Les plus connues sont :
- La provision pour hausse des prix : si le coût des matières premières augmente fortement.
- L’amortissement dérogatoire : pour amortir un bien plus vite que sa durée de vie réelle.
- La provision pour investissement : liée à la participation des salariés.
Comment calculer les fonds propres ? La formule simplifiée
Le calcul des fonds propres se fait en deux étapes. D’abord on calcule les capitaux propres, puis on y ajoute les éventuels « autres fonds propres ». Pour la plupart des PME, les fonds propres sont égaux aux capitaux propres.
Formule 1 : Capitaux Propres
Capitaux Propres = Capital social + Primes + Réserves + Report à nouveau + Résultat de l’exercice (+/-) + Subventions d’investissement + Provisions réglementées
Formule 2 : Fonds Propres
Fonds Propres = Capitaux Propres + Autres fonds propres
Exemple de calcul simplifié :
Une entreprise a les éléments suivants dans son bilan :
- Capital social : 50 000 €
- Réserves : 20 000 €
- Report à nouveau (positif) : 5 000 €
- Résultat de l’exercice (bénéfice) : 15 000 €
- Autres fonds propres : 0 €
Calcul des capitaux propres = 50 000 + 20 000 + 5 000 + 15 000 = 90 000 €.
Calcul des fonds propres = 90 000 € + 0 € = 90 000 €.
Pourquoi les fonds propres sont-ils si importants pour une entreprise ?
Le niveau des fonds propres n’est pas juste un chiffre pour les comptables. C’est un indicateur vital de la santé et de la stabilité d’une entreprise. Un niveau de fonds propres élevé est un signal très positif pour tout le monde.

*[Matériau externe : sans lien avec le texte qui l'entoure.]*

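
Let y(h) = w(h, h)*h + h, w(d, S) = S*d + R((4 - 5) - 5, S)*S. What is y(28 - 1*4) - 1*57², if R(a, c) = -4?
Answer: 8295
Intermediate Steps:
w(d, S) = -4*S + S*d (w(d, S) = S*d - 4*S = -4*S + S*d)
y(h) = h + h²*(-4 + h) (y(h) = (h*(-4 + h))*h + h = h²*(-4 + h) + h = h + h²*(-4 + h))
y(28 - 1*4) - 1*57² = (28 - 1*4)*(1 + (28 - 1*4)*(-4 + (28 - 1*4))) - 1*57² = (28 - 4)*(1 + (28 - 4)*(-4 + (28 - 4))) - 1*3249 = 24*(1 + 24*(-4 + 24)) - 3249 = 24*(1 + 24*20) - 3249 = 24*(1 + 480) - 3249 = 24*481 - 3249 = 11544 - 3249 = 8295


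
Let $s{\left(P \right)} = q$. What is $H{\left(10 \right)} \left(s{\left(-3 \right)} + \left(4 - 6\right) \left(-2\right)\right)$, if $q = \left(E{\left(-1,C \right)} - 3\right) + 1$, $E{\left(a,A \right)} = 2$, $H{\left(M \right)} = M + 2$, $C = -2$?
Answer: $48$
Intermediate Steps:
$H{\left(M \right)} = 2 + M$
$q = 0$ ($q = \left(2 - 3\right) + 1 = -1 + 1 = 0$)
$s{\left(P \right)} = 0$
$H{\left(10 \right)} \left(s{\left(-3 \right)} + \left(4 - 6\right) \left(-2\right)\right) = \left(2 + 10\right) \left(0 + \left(4 - 6\right) \left(-2\right)\right) = 12 \left(0 - -4\right) = 12 \left(0 + 4\right) = 12 \cdot 4 = 48$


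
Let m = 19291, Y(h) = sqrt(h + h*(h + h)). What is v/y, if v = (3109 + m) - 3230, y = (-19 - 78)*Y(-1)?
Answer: -19170/97 ≈ -197.63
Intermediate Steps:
Y(h) = sqrt(h + 2*h**2) (Y(h) = sqrt(h + h*(2*h)) = sqrt(h + 2*h**2))
y = -97 (y = (-19 - 78)*sqrt(-(1 + 2*(-1))) = -97*sqrt(1) = -97*1 = -97)
v = 19170 (v = (3109 + 19291) - 3230 = 22400 - 3230 = 19170)
v/y = 19170/(-97) = 19170*(-1/97) = -19170/97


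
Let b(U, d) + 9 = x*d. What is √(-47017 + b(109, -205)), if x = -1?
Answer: I*√46821 ≈ 216.38*I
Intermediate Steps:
b(U, d) = -9 - d
√(-47017 + b(109, -205)) = √(-47017 + (-9 - 1*(-205))) = √(-47017 + (-9 + 205)) = √(-47017 + 196) = √(-46821) = I*√46821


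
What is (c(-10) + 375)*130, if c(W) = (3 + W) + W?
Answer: 46540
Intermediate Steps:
c(W) = 3 + 2*W
(c(-10) + 375)*130 = ((3 + 2*(-10)) + 375)*130 = ((3 - 20) + 375)*130 = (-17 + 375)*130 = 358*130 = 46540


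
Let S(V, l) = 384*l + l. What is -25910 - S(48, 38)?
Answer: -40540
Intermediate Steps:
S(V, l) = 385*l
-25910 - S(48, 38) = -25910 - 385*38 = -25910 - 1*14630 = -25910 - 14630 = -40540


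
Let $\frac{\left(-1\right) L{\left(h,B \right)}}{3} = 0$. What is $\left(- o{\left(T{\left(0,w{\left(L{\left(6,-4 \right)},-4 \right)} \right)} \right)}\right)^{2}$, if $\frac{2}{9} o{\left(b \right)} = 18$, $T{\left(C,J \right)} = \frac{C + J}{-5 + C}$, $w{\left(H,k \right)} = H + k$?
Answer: $6561$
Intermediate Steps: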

Voici pourquoi ils sont essentiels :
- Gage de solidité financière : Ils montrent que l’entreprise a des ressources stables qui ne dépendent pas de dettes. C’est sa capacité à faire face aux coups durs.
- Indicateur de solvabilité : Des fonds propres élevés prouvent que l’entreprise peut rembourser ses dettes à long terme. Les banques et fournisseurs sont rassurés.
- Accès au financement : Une banque ne prêtera jamais à une entreprise avec des fonds propres faibles ou négatifs. Elle calcule la capacité d’emprunt en se basant sur leur niveau.
- Confiance des partenaires : Les investisseurs, clients et fournisseurs regardent ce chiffre pour évaluer le risque de travailler avec l’entreprise.
- Autofinancement de la croissance : Ils permettent de financer de nouveaux projets, d’acheter du matériel ou d’embaucher sans avoir à demander un crédit.
Attention, il existe une règle critique : si les capitaux propres deviennent inférieurs à la moitié du capital social, les dirigeants doivent lancer une procédure spéciale. Ils ont deux ans pour régulariser la situation, sinon la société peut être dissoute. C’est une alerte sérieuse qui indique une grosse difficulté financière.
Au final, les fonds propres représentent l’argent qui appartient vraiment à l’entreprise. C’est la somme des apports de départ et des bénéfices qui ont été accumulés au fil du temps. Surveiller leur niveau est donc essentiel pour assurer la survie et le développement de l’activité sur le long terme.